Conceived as a housing development by Eusebi Güell, the project never caught on. Gaudí bought one of the two houses nestled within the Parc, and set to work transforming the land into a municipal garden— a pocket of peace above the bustling city.
Hidden amongst the trees are curving stairways, fairytale buildings and an enormous terrace adorned with a long serpentine bench of colourful broken tiles. As I was midway through a sketch, the afternoon tranquillity was interrupted by the disturbing sound of fist hitting torso.
A territorial dispute between trinket vendors suddenly erupted into violence. As the blur of flying fists and kicking feet came crashing towards me, I threw my sketchbook into my bag and fled, just as an old man drove a wooden plank into another man's head.

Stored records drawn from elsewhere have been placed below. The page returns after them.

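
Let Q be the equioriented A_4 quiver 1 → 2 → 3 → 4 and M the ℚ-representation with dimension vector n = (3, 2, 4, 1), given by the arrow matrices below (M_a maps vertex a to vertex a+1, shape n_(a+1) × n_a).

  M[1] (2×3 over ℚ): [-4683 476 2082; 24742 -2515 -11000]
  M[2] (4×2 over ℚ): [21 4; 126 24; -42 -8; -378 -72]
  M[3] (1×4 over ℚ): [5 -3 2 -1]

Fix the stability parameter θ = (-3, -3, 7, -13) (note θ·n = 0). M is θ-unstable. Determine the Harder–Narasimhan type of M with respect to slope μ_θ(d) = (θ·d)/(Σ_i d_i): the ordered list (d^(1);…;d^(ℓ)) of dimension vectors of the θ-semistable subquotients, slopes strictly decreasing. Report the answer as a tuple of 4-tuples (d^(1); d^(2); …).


Interval decomposition of M: I[1,1], I[1,2], I[1,4], I[3,3]^3.
HN type (ℓ=2): μ^(1)=7; μ^(2)=-3

((0, 0, 3, 0); (3, 2, 1, 1))


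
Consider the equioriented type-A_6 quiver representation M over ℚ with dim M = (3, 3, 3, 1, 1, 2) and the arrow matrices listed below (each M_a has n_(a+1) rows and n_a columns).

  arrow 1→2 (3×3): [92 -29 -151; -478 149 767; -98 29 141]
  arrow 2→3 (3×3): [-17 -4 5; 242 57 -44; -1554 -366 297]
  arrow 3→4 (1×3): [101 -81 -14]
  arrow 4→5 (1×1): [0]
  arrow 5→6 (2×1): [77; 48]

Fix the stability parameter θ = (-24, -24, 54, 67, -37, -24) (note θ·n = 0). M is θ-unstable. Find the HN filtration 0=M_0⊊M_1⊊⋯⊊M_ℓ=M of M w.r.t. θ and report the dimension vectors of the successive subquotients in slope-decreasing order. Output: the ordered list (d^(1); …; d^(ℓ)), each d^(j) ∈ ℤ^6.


Barcode: M ≅ I[1,3]^2, I[1,4], I[5,6], I[6,6]. HN layers by μ_θ (4 steps, strictly decreasing):
  μ^(1)=67; μ^(2)=54; μ^(3)=-24; μ^(4)=-37

((0, 0, 0, 1, 0, 0); (0, 0, 3, 0, 0, 0); (3, 3, 0, 0, 0, 2); (0, 0, 0, 0, 1, 0))


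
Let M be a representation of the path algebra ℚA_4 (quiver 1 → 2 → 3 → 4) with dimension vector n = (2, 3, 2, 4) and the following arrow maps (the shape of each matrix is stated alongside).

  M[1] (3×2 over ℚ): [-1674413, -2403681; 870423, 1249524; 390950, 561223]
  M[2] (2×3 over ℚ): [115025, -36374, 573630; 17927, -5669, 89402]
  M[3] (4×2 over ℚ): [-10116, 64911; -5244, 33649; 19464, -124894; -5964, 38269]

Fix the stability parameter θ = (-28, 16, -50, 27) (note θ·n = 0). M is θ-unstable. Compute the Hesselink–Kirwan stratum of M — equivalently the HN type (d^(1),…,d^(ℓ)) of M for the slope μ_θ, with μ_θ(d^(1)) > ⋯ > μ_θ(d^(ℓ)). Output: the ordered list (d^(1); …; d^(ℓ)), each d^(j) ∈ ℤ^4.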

I abhor violence. I ran off into the trees until I could no longer hear the shouting. Beneath limbs shaded green, I found the quiet again. Along a meandering path, I stumbled upon the most beautiful sight in the park. It was so marvellous, and dare I say perfect, that I wondered if it was crafted by some artist's hands.
Two knobby, rolling trees, sighing into each other, entwined like lovers.